Presentation of the Microswimming project

1. The microswimming problem

The study of microswimmers was initiated by the observations of G. Taylor in 1950 and E. Purcell in 1977. The first one proposed a self-propulsion model in which the swimmer advanced by means of sinusoidal motion of its tail, while the second one noticed the peculiarity of swimming in fluids characterized by low Reynolds numbers. At the microscale viscous forces overcome inertial ones, and non-reciprocal swimming strategies must be adopted in order to produce a net advancement. As a result, microswimmers whose stroke technique is similar to the scallop’s are not able to move forward when relying on their self-propulsion alone.
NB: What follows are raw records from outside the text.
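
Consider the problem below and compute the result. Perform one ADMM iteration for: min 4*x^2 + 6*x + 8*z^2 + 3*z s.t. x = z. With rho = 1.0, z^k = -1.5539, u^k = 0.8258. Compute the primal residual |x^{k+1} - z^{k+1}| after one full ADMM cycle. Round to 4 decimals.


ADMM iteration with rho = 1.0, z^k = -1.5539, u^k = 0.8258
Step 1: x-update.
Minimize 4*x^2 + 6*x + (1.0/2)*(x + 1.5539 + 0.8258)^2
FOC: (2*4 + 1.0)*x = -6 + 1.0*(-1.5539 - 0.8258)
x^{k+1} = -0.9311
Step 2: z-update.
Minimize 8*z^2 + 3*z + (1.0/2)*(-0.9311 - z + 0.8258)^2
FOC: (2*8 + 1.0)*z = -3 + 1.0*(-0.9311 + 0.8258)
z^{k+1} = -0.1827
Step 3: u-update.
u^{k+1} = 0.8258 - 0.9311 + 0.1827 = 0.0774
Step 4: Primal residual = |-0.9311 + 0.1827| = 0.7484


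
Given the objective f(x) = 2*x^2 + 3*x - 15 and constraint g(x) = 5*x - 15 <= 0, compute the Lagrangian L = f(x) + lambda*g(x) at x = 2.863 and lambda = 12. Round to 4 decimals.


Step 1: Evaluate f(x).
f(2.863) = 2*2.863^2 + 3*2.863 - 15 = 9.9825
Step 2: Evaluate g(x).
g(2.863) = 5*2.863 - 15 = -0.685
Step 3: Compute Lagrangian.
L = 9.9825 + 12*-0.685 = 1.7625


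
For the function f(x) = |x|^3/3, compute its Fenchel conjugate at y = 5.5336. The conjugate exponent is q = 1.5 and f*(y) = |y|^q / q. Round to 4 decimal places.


The conjugate exponent q satisfies 1/p + 1/q = 1.
p = 3, so q = 3/(3 - 1) = 1.5
|y|^q = 5.5336^1.5 = 13.017
f*(5.5336) = 13.017 / 1.5 = 8.678


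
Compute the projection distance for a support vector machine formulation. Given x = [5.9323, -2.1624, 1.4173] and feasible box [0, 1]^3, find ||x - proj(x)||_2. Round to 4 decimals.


Project each component onto [0, 1].
clip(5.9323) = 1.0, clip(-2.1624) = 0.0, clip(1.4173) = 1.0
Projection = [1.0, 0.0, 1.0]
Squared diffs: [24.3276, 4.676, 0.1741]
Distance = sqrt(29.1777) = 5.4016


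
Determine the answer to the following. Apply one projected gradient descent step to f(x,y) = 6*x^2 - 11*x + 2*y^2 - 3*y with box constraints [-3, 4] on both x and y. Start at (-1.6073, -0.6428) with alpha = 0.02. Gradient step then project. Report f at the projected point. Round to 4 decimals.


Step 1: Compute gradient at (-1.6073, -0.6428).
grad_x = 2*6*-1.6073 - 11 = -30.2876
grad_y = 2*2*-0.6428 - 3 = -5.5712
Step 2: Gradient step.
x_raw = -1.6073 - 0.02*-30.2876 = -1.0015
y_raw = -0.6428 - 0.02*-5.5712 = -0.5314
Step 3: Project onto [-3, 4].
x_proj = clip(-1.0015) = -1.0015
y_proj = clip(-0.5314) = -0.5314
Step 4: Evaluate f.
f(-1.0015, -0.5314) = 19.1945


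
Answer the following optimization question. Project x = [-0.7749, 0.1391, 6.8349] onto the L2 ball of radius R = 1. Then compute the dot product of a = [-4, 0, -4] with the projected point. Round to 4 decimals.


Step 1: Compute ||x|| (intermediates to 6 decimals).
||x|| = sqrt((-0.7749)^2 + 0.1391^2 + 6.8349^2) = 6.880093
Step 2: Project.
Since ||x|| > R, scale = R/||x|| = 1/6.880093 = 0.145347, proj(x) = scale * x
proj(x) = [-0.112629, 0.020218, 0.993432]
Step 3: Dot product.
a^T * proj(x) = -4*(-0.112629) + 0*0.020218 - 4*0.993432 = -3.5232


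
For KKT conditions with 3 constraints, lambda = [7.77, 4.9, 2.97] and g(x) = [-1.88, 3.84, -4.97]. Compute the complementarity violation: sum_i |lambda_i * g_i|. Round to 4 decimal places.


KKT complementary slackness check:
lambda_1 * g_1 = 7.77 * -1.88 = -14.6076
lambda_2 * g_2 = 4.9 * 3.84 = 18.816
lambda_3 * g_3 = 2.97 * -4.97 = -14.7609
Total violation = 14.6076 + 18.816 + 14.7609 = 48.1845


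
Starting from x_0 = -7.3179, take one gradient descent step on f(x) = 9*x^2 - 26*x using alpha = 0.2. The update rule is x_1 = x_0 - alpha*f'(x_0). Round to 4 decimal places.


We compute the gradient at x_0 and apply the update.
f'(x) = 18*x - 26
f'(-7.3179) = 18*-7.3179 - 26 = -157.7222
x_1 = -7.3179 - 0.2*-157.7222 = 24.2265


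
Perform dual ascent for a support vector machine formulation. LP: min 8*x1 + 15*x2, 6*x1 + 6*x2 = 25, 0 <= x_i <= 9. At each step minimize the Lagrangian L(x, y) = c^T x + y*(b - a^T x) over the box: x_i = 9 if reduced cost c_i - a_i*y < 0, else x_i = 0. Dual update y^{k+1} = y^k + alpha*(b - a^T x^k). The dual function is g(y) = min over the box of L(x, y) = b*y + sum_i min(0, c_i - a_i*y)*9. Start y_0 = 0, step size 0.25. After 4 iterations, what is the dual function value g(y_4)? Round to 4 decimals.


Dual ascent for LP: min 8*x1 + 15*x2, 6*x1 + 6*x2 = 25, 0 <= x_i <= 9
Step 1: y^k = 0.0, reduced costs: (8.0, 15.0)
  x^k = (0.0, 0.0), subgradient = b - a^T x = 25.0
  y^{k+1} = 0.0 + 0.25*25.0 = 6.25
Step 2: y^k = 6.25, reduced costs: (-29.5, -22.5)
  x^k = (9.0, 9.0), subgradient = b - a^T x = -83.0
  y^{k+1} = 6.25 + 0.25*-83.0 = -14.5
Step 3: y^k = -14.5, reduced costs: (95.0, 102.0)
  x^k = (0.0, 0.0), subgradient = b - a^T x = 25.0
  y^{k+1} = -14.5 + 0.25*25.0 = -8.25
Step 4: y^k = -8.25, reduced costs: (57.5, 64.5)
  x^k = (0.0, 0.0), subgradient = b - a^T x = 25.0
  y^{k+1} = -8.25 + 0.25*25.0 = -2.0
Dual objective at y_4 = -2.0: reduced costs (20.0, 27.0), box minimizer x = (0.0, 0.0)
g(y_4) = b*y + (c1 - a1*y)*x1 + (c2 - a2*y)*x2 = 25*(-2.0) + 20.0*0.0 + 27.0*0.0 = -50.0 + 0.0 + 0.0 = -50.0


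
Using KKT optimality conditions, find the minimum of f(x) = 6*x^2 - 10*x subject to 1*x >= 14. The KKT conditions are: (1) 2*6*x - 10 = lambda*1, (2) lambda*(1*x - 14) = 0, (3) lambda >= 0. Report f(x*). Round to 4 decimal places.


Step 1: Try lambda = 0 (constraint inactive).
x_unc = 10/(2*6) = 0.8333
Check: 1*0.8333 = 0.8333 < 14 -- violated!
Step 2: Constraint must be active: 1*x = 14
x* = 14/1 = 14.0
lambda = (2*6*14.0 - 10)/1 = 158.0
Step 3: Compute optimal value.
f(x*) = 6*14.0^2 - 10*14.0 = 1036.0


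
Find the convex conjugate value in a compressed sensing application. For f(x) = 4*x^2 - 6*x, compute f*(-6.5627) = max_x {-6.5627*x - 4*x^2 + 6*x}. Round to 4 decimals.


f*(y) = sup_x {y*x - a*x^2 - b*x} = sup_x {(y-b)*x - a*x^2}
FOC: (y - b) - 2a*x = 0 => x* = (y - b)/(2a)
x* = (-6.5627 + 6)/(2*4) = -0.0703
f*(-6.5627) = (y-b)^2/(4a) = (-6.5627 + 6)^2/(4*4)
= 0.3166/16 = 0.0198


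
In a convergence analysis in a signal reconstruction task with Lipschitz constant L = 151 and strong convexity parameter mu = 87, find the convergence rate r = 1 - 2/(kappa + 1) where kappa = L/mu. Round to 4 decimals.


Step 1: Compute the condition number.
kappa = L/mu = 151/87 = 1.7356
Step 2: Compute the convergence rate.
r = 1 - 2/(kappa + 1) = 1 - 2*mu/(L + mu) = (L - mu)/(L + mu) = 64/238 = 0.2689


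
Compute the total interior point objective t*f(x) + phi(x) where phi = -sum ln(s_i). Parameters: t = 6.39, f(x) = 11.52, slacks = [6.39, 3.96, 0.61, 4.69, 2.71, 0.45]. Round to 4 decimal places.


Step 1: Compute log-barrier.
ln values: [1.8547, 1.3762, -0.4943, 1.5454, 0.9969, -0.7985]
phi = -(1.8547 + 1.3762 - 0.4943 + 1.5454 + 0.9969 - 0.7985) = -4.4806
Step 2: Compute augmented objective.
t*f(x) = 6.39*11.52 = 73.6128
Total = 73.6128 - 4.4806 = 69.1322


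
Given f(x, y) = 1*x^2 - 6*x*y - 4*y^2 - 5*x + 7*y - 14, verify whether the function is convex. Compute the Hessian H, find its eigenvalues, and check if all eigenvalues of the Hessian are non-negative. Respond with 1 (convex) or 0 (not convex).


The Hessian of f(x,y) = 1*x^2 - 6*x*y - 4*y^2 - 5*x + 7*y - 14 is:
H = [[2, -6], [-6, -8]]
Trace = 2 - 8 = -6
Determinant = 2*-8 - (-6)^2 = -52
Discriminant = (-6)^2 - 4*-52 = 244.0
Eigenvalues: lambda_1 = -10.8102, lambda_2 = 4.8102
The function is not convex.

0


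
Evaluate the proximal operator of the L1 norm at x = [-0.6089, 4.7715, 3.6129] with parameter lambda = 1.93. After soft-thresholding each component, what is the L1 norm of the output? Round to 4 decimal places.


Soft-thresholding with lambda = 1.93:
prox(-0.6089) = sign(-0.6089)*max(|-0.6089| - 1.93, 0) = 0.0
prox(4.7715) = sign(4.7715)*max(|4.7715| - 1.93, 0) = 2.8415
prox(3.6129) = sign(3.6129)*max(|3.6129| - 1.93, 0) = 1.6829
prox(x) = [0.0, 2.8415, 1.6829]
||prox(x)||_1 = 0.0 + 2.8415 + 1.6829 = 4.5244


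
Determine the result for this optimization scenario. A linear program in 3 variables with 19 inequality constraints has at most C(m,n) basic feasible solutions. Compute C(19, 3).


Each vertex corresponds to some choice of n active constraints out of m, so the number of vertices is at most C(m, n) = m! / (n!(m-n)!).
m = 19, n = 3
Numerator: 19 * 18 * 17
Denominator: 3! = 6
C(19, 3) = 969


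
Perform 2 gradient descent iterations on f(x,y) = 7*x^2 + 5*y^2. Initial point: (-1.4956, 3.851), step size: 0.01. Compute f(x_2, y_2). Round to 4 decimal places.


Gradient descent on f(x,y) = 7*x^2 + 5*y^2.
Starting point: (-1.4956, 3.851), alpha = 0.01
Step 1: grad_x = 2*7*-1.4956 = -20.9384, grad_y = 2*5*3.851 = 38.51
  x_1 = -1.4956 - 0.01*-20.9384 = -1.2862
  y_1 = 3.851 - 0.01*38.51 = 3.4659
Step 2: grad_x = 2*7*-1.2862 = -18.007, grad_y = 2*5*3.4659 = 34.659
  x_2 = -1.2862 - 0.01*-18.007 = -1.1061
  y_2 = 3.4659 - 0.01*34.659 = 3.1193
f(-1.1061, 3.1193) = 7*(-1.1061)^2 + 5*3.1193^2 = 57.2154


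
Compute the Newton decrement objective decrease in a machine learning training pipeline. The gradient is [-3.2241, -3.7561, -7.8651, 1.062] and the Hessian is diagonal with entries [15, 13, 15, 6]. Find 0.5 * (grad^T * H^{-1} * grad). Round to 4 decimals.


Step 1: H is diagonal, so H^(-1) * g = [-0.2149, -0.2889, -0.5243, 0.177].
Step 2: g^T H^(-1) g = sum_i g_i^2 / H_ii
  = (-3.2241)^2/15 + (-3.7561)^2/13 + (-7.8651)^2/15 + (1.062)^2/6
  = 0.693 + 1.0853 + 4.124 + 0.188 = 6.0902
Step 3: Objective decrease = 0.5 * g^T H^(-1) g = 3.0451


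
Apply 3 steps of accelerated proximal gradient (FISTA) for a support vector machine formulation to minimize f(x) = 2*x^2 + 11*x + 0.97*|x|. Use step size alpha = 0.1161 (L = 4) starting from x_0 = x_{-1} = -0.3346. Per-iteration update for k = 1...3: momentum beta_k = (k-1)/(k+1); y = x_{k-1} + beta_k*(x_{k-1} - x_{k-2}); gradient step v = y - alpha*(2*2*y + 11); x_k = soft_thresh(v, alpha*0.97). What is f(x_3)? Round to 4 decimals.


FISTA on f(x) = 2*x^2 + 11*x + 0.97*|x|
L = 4, alpha = 0.1161
Iteration 1: beta = 0.0, y = -0.3346 + 0.0*(-0.3346 + 0.3346) = -0.3346
  grad(y) = 9.6616, v = y - alpha*grad = -1.4563
  prox(v) = soft_thresh(-1.4563, 0.1126) = -1.3437
Iteration 2: beta = 0.3333, y = -1.3437 + 0.3333*(-1.3437 + 0.3346) = -1.6801
  grad(y) = 4.2798, v = y - alpha*grad = -2.1769
  prox(v) = soft_thresh(-2.1769, 0.1126) = -2.0643
Iteration 3: beta = 0.5, y = -2.0643 + 0.5*(-2.0643 + 1.3437) = -2.4246
  grad(y) = 1.3015, v = y - alpha*grad = -2.5757
  prox(v) = soft_thresh(-2.5757, 0.1126) = -2.4631
f(x_3) = 2*(-2.4631)^2 + 11*(-2.4631) + 0.97*|-2.4631| = -12.5712


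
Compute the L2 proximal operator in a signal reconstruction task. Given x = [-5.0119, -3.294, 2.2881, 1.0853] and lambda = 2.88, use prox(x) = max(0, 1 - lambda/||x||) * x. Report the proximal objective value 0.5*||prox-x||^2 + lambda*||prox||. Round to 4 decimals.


Step 1: Compute ||x||.
||x|| = 6.5102
Step 2: Compute scaling factor.
scale = max(0, 1 - 2.88/6.5102) = 0.5576
Step 3: prox(x) = [-2.7947, -1.8368, 1.2759, 0.6052]
||prox(x)|| = 3.6302
Step 4: Proximal objective.
0.5*||prox-x||^2 = 4.1472
lambda*||prox|| = 10.455
Total = 14.6022


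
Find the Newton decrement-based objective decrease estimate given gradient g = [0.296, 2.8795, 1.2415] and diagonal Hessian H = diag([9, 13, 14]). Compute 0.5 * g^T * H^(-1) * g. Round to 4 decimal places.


Step 1: H is diagonal, so H^(-1) * g = [0.0329, 0.2215, 0.0887].
Step 2: g^T H^(-1) g = sum_i g_i^2 / H_ii
  = (0.296)^2/9 + (2.8795)^2/13 + (1.2415)^2/14
  = 0.0097 + 0.6378 + 0.1101 = 0.7576
Step 3: Objective decrease = 0.5 * g^T H^(-1) g = 0.3788


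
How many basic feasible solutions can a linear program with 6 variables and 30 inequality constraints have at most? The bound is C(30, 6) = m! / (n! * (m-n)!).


Each vertex corresponds to some choice of n active constraints out of m, so the number of vertices is at most C(m, n) = m! / (n!(m-n)!).
m = 30, n = 6
Numerator: 30 * 29 * 28 * 27 * 26 * 25
Denominator: 6! = 720
C(30, 6) = 593775


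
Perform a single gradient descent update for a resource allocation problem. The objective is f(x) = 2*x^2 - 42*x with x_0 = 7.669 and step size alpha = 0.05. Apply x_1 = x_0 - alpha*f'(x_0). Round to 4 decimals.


We compute the gradient at x_0 and apply the update.
f'(x) = 4*x - 42
f'(7.669) = 4*7.669 - 42 = -11.324
x_1 = 7.669 - 0.05*-11.324 = 8.2352


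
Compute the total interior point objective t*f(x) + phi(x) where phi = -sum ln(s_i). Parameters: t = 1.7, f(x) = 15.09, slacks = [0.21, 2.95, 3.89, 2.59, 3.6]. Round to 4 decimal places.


Step 1: Compute log-barrier.
ln values: [-1.5606, 1.0818, 1.3584, 0.9517, 1.2809]
phi = -(-1.5606 + 1.0818 + 1.3584 + 0.9517 + 1.2809) = -3.1122
Step 2: Compute augmented objective.
t*f(x) = 1.7*15.09 = 25.653
Total = 25.653 - 3.1122 = 22.5408


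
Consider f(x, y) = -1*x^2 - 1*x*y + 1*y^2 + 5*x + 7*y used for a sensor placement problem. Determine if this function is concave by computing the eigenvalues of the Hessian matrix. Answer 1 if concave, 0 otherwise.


The Hessian of f(x,y) = -1*x^2 - 1*x*y + 1*y^2 + 5*x + 7*y is:
H = [[-2, -1], [-1, 2]]
Trace = -2 + 2 = 0
Determinant = -2*2 - (-1)^2 = -5
Discriminant = (0)^2 - 4*-5 = 20.0
Eigenvalues: lambda_1 = -2.2361, lambda_2 = 2.2361
The function is not concave.

0


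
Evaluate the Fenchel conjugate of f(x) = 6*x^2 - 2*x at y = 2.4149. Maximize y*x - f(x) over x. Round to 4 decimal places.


f*(y) = sup_x {y*x - a*x^2 - b*x} = sup_x {(y-b)*x - a*x^2}
FOC: (y - b) - 2a*x = 0 => x* = (y - b)/(2a)
x* = (2.4149 + 2)/(2*6) = 0.3679
f*(2.4149) = (y-b)^2/(4a) = (2.4149 + 2)^2/(4*6)
= 19.4913/24 = 0.8121


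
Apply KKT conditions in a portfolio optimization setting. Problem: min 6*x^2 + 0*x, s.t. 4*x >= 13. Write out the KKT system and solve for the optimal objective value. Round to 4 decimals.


Step 1: Try lambda = 0 (constraint inactive).
x_unc = 0/(2*6) = 0.0
Check: 4*0.0 = 0.0 < 13 -- violated!
Step 2: Constraint must be active: 4*x = 13
x* = 13/4 = 3.25
lambda = (2*6*3.25 + 0)/4 = 9.75
Step 3: Compute optimal value.
f(x*) = 6*3.25^2 + 0*3.25 = 63.375


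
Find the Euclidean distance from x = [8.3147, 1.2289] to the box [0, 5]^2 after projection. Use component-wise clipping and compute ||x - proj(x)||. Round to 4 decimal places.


Project each component onto [0, 5].
clip(8.3147) = 5.0, clip(1.2289) = 1.2289
Projection = [5.0, 1.2289]
Squared diffs: [10.9872, 0.0]
Distance = sqrt(10.9872) = 3.3147


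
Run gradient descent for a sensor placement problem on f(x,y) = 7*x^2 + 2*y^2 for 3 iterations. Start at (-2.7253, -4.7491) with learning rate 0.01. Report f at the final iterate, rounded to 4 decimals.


Gradient descent on f(x,y) = 7*x^2 + 2*y^2.
Starting point: (-2.7253, -4.7491), alpha = 0.01
Step 1: grad_x = 2*7*-2.7253 = -38.1542, grad_y = 2*2*-4.7491 = -18.9964
  x_1 = -2.7253 - 0.01*-38.1542 = -2.3438
  y_1 = -4.7491 - 0.01*-18.9964 = -4.5591
Step 2: grad_x = 2*7*-2.3438 = -32.8126, grad_y = 2*2*-4.5591 = -18.2365
  x_2 = -2.3438 - 0.01*-32.8126 = -2.0156
  y_2 = -4.5591 - 0.01*-18.2365 = -4.3768
Step 3: grad_x = 2*7*-2.0156 = -28.2188, grad_y = 2*2*-4.3768 = -17.5071
  x_3 = -2.0156 - 0.01*-28.2188 = -1.7334
  y_3 = -4.3768 - 0.01*-17.5071 = -4.2017
f(-1.7334, -4.2017) = 7*(-1.7334)^2 + 2*(-4.2017)^2 = 56.3423


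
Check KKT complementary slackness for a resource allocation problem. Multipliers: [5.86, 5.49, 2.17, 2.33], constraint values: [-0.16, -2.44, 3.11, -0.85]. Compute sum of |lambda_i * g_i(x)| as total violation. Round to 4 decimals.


KKT complementary slackness check:
lambda_1 * g_1 = 5.86 * -0.16 = -0.9376
lambda_2 * g_2 = 5.49 * -2.44 = -13.3956
lambda_3 * g_3 = 2.17 * 3.11 = 6.7487
lambda_4 * g_4 = 2.33 * -0.85 = -1.9805
Total violation = 0.9376 + 13.3956 + 6.7487 + 1.9805 = 23.0624


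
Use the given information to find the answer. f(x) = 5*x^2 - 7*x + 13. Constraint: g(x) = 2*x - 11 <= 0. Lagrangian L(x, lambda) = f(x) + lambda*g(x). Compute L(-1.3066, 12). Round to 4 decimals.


Step 1: Evaluate f(x).
f(-1.3066) = 5*(-1.3066)^2 - 7*(-1.3066) + 13 = 30.6822
Step 2: Evaluate g(x).
g(-1.3066) = 2*-1.3066 - 11 = -13.6132
Step 3: Compute Lagrangian.
L = 30.6822 + 12*-13.6132 = -132.6762


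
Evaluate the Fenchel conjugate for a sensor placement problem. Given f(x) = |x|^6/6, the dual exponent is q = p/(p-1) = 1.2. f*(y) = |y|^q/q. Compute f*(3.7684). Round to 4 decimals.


The conjugate exponent q satisfies 1/p + 1/q = 1.
p = 6, so q = 6/(6 - 1) = 1.2
|y|^q = 3.7684^1.2 = 4.9135
f*(3.7684) = 4.9135 / 1.2 = 4.0946


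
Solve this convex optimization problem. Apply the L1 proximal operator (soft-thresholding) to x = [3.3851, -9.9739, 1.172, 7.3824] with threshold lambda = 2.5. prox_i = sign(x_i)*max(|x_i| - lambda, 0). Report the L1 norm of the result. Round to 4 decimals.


Soft-thresholding with lambda = 2.5:
prox(3.3851) = sign(3.3851)*max(|3.3851| - 2.5, 0) = 0.8851
prox(-9.9739) = sign(-9.9739)*max(|-9.9739| - 2.5, 0) = -7.4739
prox(1.172) = sign(1.172)*max(|1.172| - 2.5, 0) = 0.0
prox(7.3824) = sign(7.3824)*max(|7.3824| - 2.5, 0) = 4.8824
prox(x) = [0.8851, -7.4739, 0.0, 4.8824]
||prox(x)||_1 = 0.8851 + 7.4739 + 0.0 + 4.8824 = 13.2414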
This remark is due to the fact that Navier-Stokes equations can be approximated by Stokes equations at such small scale, and the resulting time invariance plays a key role when selecting the admissible swimming strategies.

This approximation has been exploited in mathematical literature about microswimming to obtain controllability results about different kinds of swimmers: by using Resistive Force Theory, fluid dynamics is encoded in some coefficients that allow to describe the microswimmer through rigid body equations alone.

2. Microswimmers and their medical applications

Due to their small dimensions, microswimmers can travel in narrow channels. A possible application of microswimming studies is the field of medical microrobots. There are two possible types of employ: the first one is targeted drug delivery, the second one is microsurgery or non-invasive medical examinations. In these cases an accurate control of the robot is of great importance, especially close to obstacles or walls. Another important point is the design of the robot, which should favour control ease and efficiency.